Saturday, January 28, 2012

Domain Driven Design and batch processing

In DDD the design of a system is very object centric and therefore focuses on individual objects (or aggregates of objects) that interacts through sending messages (commands, queries and events). This is very unlike traditional batch processing where one or several functions are applied iteratively to a batch of input data. Between the two there is a significant missmatch, but nevertheless, once in a while we need to offer a batch oriented interface to our domain logic or need to call a service that offers a batch interface.

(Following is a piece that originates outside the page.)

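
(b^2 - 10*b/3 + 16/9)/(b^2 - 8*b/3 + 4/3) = (b - 8/3)/(b - 2)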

Implementing a batch interface
This is the easiest part. We just need to create a thin script that manages the iteration over the batch, for each entry makes a call to the proper application service (tasked with coordinating calls on the domain model) and collects any response data returned. All business logic needed to perform the batch operation is held inside the domain package, as usual. From a domain model point-of-view, the batch processing script is just another client calling the same application services as any online client would do to perform the same task. It is just that this one is making many requests over a short period of time.

Calling a batch interface
In general, batch processing is just an asynchronous call. Yes, you combine several requests into one, but a call with just one request in the batch would still be a valid one. As long as there is no importance in which requests are made together and no relevance in the responses comming back together or aggregated in some way, that is. But then it isn't truly a batch, then it is just a single request with many input parameters. In the following I will discuss a possible solution for when the service is a true batch, i.e. serving many unrelated requests in one call, asynchronously.
Let's consider a case where we have a type of domain object including a method that is to be implemented with a call to an external service. A service that happens to have a batch processing interface. From a domain perspective the nature of this method is asynchronous. We just don't know how long we will have to wait for the result. But the fact that the call is made in batches, and not one by one is an implementation detail to be handled by the infrastructure layer.
The domain should be fully decoupled from the batch handling, which should be handled by infrastructure code. In the domain we define a service interface that takes the request for one domain object and returns nothing. This service could be called by an application service or by the domain object, or any other object or service in the domain. Then we define an event handler that gets notified when the result of the request arrive. The event handler would be responsible for taking appropriate action on the domain object depending on the result.
In the infrastructure layer we will implement the service with a message queue and on the other side of that queue some code that combines individual requests into suitably sized batch calls. The frequency and size of those batches might be tuned for performance and response times. E.g. one batch for every X number of requests, but at least one batch every Y minutes provided at least one request has been made.
Then we need a batch-driven routine that handles responses, splits them into individual messages and places them on a response queue for the event handler to process in the domain.